To avoid spam, the person has to solve a reCaptcha to post.

There’s some captcha mechanism built-in (but disabled) in Beast. Will have to explore …

Behind the scenes, there is a “guest” user and the software logs in the guest user, posts the post, and then logs out again. All such posts get authored by “Guest” and (this is less than ideal) …

I suppose just creating a “Guest” user, with a blank password, would not suffice, as “Guest” could then post to any forum.

Regarding “editable” posts, I’d go for “created_at”. A discussion is a linear thing, and most of the time edits will be for minor typos which certainly shouldn’t change the order.

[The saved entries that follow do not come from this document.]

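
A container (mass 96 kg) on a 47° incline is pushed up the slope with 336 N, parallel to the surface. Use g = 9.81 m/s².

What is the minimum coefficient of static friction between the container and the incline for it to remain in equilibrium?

μ_s,min ≈ 0.549

N = m g cos θ = 642.3 N.
Friction must make up the shortfall along the incline: f = m g sin θ − P = 688.8 − 336 = 352.8 N.
At the threshold f = μ_s N, so μ_s,min = 352.8/642.3 = 0.549.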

Deciding on the difference between minor and major is a human thing.

If you wanted the best of both worlds, an edit to a post could insert a line at the relevant time point saying “Post X was edited at …”. That wouldn’t disrupt the flow of the conversation but would signal that someone had potentially thrown a stone in to the water.

Or simply tag the post, itself, as having been “Edited at …”

Maybe best of all would be a 5-minute grace period: if updated_at time - created_at time > 5 minutes, then include such a tag.

… Like on this post.

posted almost 14 years ago

distler 123 posts

Forum: Instiki – Topic: Bugs

Ah, that’s unfortunate. What other markdown engines are available for Ruby?

There are several.

There’s rdiscount, based on discount.
There’s BlueCloth, which was the “original” Markdown interpreter for Ruby, which sucked bigtime. But Bluecloth 2.x has been rewritten to use discount.
There’s rpeg-markdown, based on peg-markdown.

The latter is probably the most promising. One “just” needs to write a PEG grammar for Maruku’s extended Markdown syntax, and then drop it in as a replacement.

“Just” …

posted almost 14 years ago

distler 123 posts

Forum: Heterotic Beast – Topic: Feature Requests

Andrew Stacey wants:

The ability to selectively allow anonymous posts (ie, posts by unregistered users). It’s not clear whether he wants that on a per-forum basis, or on a per-topic basis. It’s also not clear who gets to decide (moderator or admin).
Themes. I think themes_for_rails looks promising.
More fine-grained access-controls. Apparently, admin/moderator/user(/anon) is insufficiently fine-grained.

Other thing that bear looking at:

The Signup process.
Since posts are editable, should they be ordered by updated_at instead of by created_at dates?